One of Eric's favourite toys is a Persil washing liquid dosing ball. I put one of his treats in and he has a wild old time throwing it about to get the treat out. The middle out of the loo roll (a full loo roll is the bee's knees if you can stand the mess) appeals as does an empty tissue box with a bit of kibble in the bottom. To be honest the toys I bought haven't held as much interest as the ones he's found or I've discovered for myself.
At 8 weeks dpup's favourite things to play with were cuddly toys, cardboard boxes, loo roll inners, newspaper
A little later squeaky things came into favour, tuggy toys and chewy things (although he's never seen the appeal of nylabones)
When he was about 6 months old he suddenly saw the point of balls
Now at 11 months his best toys are squeaky balls, tennis balls, floating gundog dummy, cuddly dog toy from Battersea dogs home stuffed with one of ds's old (smelly) socks, unstuffed skinneez fox and squirrel, rope tuggy, crinkly snake tuggy, and a plastic water bottle cover thingy
We went on a gundog training day a few weeks ago and he was very taken with a fur-covered dummy so may have to invest in one of those
I avoid nylabones like the plague. One of my dogs came very close to dying from an obstruction caused by a piece of a nylabone. She was desperately ill and they are therefore no longer allowed in my house.
Try getting a loo roll/foil cardboard inner-tube. Put a few pieces of his normal food inside, punch a couple of holes in the sides with a pencil tip, then fold in the ends and let him rip up the tube to get to the kibble.
We have quite a few cuddly toys made by Rosewood (so specifically for dogs) for our younger dog. He had a rough start too (he was dumped at less than 24 hours old, then at the vets for a while before being surrogated, then removed from that mum to a foster home) and loved cuddlies the best from the start. His favourite was the forerunner to this duck and despite now being 1 year old and ridiculously big he still cuddles it to sleep every night.

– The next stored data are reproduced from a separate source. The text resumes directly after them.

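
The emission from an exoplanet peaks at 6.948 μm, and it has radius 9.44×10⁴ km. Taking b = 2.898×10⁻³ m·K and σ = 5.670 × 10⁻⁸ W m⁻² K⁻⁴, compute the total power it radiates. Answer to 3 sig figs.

P ≈ 1.92×10²⁰ W

Wien's law: T = b/λ_max = 2.898×10⁻³/6.948×10⁻⁶ = 417.098 K.
Surface area A = 4πR² = 4π(9.44×10⁷ m)² = 1.11983×10¹⁷ m².
Then P = σAT⁴ = 5.670×10⁻⁸×1.11983×10¹⁷×(417.098)⁴ = 1.92×10²⁰ W.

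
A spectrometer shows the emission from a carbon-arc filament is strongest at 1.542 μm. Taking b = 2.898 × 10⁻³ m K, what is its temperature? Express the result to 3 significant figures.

T ≈ 1.88×10³ K

Wien's law gives T = b/λ_max = (2.898×10⁻³ m·K)/(1.542×10⁻⁶ m) = 1.88×10³ K.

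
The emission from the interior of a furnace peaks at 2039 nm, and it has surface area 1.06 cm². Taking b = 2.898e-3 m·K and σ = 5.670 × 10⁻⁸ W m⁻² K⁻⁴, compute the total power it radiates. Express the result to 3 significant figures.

Wien's law: T = b/λ_max = 2.898×10⁻³/2.039×10⁻⁶ = 1421.28 K.
Area A = 1.06 cm² = 1.06×10⁻⁴ m².
Then P = σAT⁴ = 5.670×10⁻⁸×1.06×10⁻⁴×(1421.28)⁴ = 24.5 W.

P ≈ 24.5 W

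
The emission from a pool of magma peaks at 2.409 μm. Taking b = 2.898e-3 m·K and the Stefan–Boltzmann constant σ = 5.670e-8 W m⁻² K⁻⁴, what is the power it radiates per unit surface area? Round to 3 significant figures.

I ≈ 1.19×10⁵ W/m²

Wien's law: T = b/λ_max = 2.898×10⁻³/2.409×10⁻⁶ = 1202.99 K.
Then I = σT⁴ = 5.670×10⁻⁸×(1202.99)⁴ = 1.19×10⁵ W/m².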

When we first got it, it was the same size as him.
He still loves destroying cardboard boxes and tubes more than any other toy, but does play with other toys regularly as well.
Funny you should mention a duck! He has found one of the cats toys which is a duck and has been chewing on that today! The cat got it at christmas and looked at it with complete disdain, so the puppy is welcome to it!

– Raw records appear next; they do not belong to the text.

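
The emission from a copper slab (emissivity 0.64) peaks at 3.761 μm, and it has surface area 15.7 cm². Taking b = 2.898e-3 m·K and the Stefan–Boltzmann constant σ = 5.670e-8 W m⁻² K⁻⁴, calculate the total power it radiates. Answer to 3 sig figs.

Wien's law: T = b/λ_max = 2.898×10⁻³/3.761×10⁻⁶ = 770.540 K.
Area A = 15.7 cm² = 1.57×10⁻³ m².
Then P = εσAT⁴ = 0.64×5.670×10⁻⁸×1.57×10⁻³×(770.540)⁴ = 20.1 W.

P ≈ 20.1 W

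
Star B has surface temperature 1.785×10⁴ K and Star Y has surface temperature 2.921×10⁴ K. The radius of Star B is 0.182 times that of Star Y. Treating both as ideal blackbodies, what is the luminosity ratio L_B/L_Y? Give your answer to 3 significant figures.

L ∝ R²T⁴, so L_B/L_Y = (R_B/R_Y)²(T_B/T_Y)⁴ = (0.182)² × (1.785×10⁴/2.921×10⁴)⁴ = 0.033124 × 0.139453 = 4.62×10⁻³.

L_B/L_Y ≈ 4.62×10⁻³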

He has the inner of a cardboard roll, but that is a fab idea to fold over the ends with treats.
At the moment the treats he has say no more than two a day because he's little but we cut them in half and he gets them for special praise.
Today we can see how much he has grown as he can now get on things he previously couldn't!
His spells on being awake and playing with us in the garden are getting longer and whereas he used to just stop and fall asleep almost instantly, he now will lay down for a bit and look around him and either get a second wind or ask to be picked up!
He seems to be growing upwards as his legs are becoming like Bambi's!
Good tip about nylabone. Glad your dog recovered.
Don't worry about using treats, use some of his normal daily kibble allowance.
My boy is lying in the middle of the living room floor demolishing the inside tube from a roll of foil as I type. He's bored this evening, because he has refused to go out and play in the garden today due to the rain - typical Lurcher. He'll go for a walk in it (with his raincoat on) but if it's raining when he sticks his head out of the back door he reverses into the kitchen and goes back to bed.
Hi moosemama, I have a lovely mental image of your dog by the back door looking out at the rain in disgust!
We've been lucky with the weather and when he's finished sleeping during the day or had his food we've been able to go outside and run around.
It's very noticeable how much his energy levels have gone up in the last week.
He was a quivery little baby one week ago, now he is cantering around the garden and dive bombing on leaves or our feet!
Our clickers are winging their way to us. I bought Karen Pryor I-click x 5 from Amazon and we were discussing treats earlier. We will use his normal kibble as treats. Good tip. Thank you.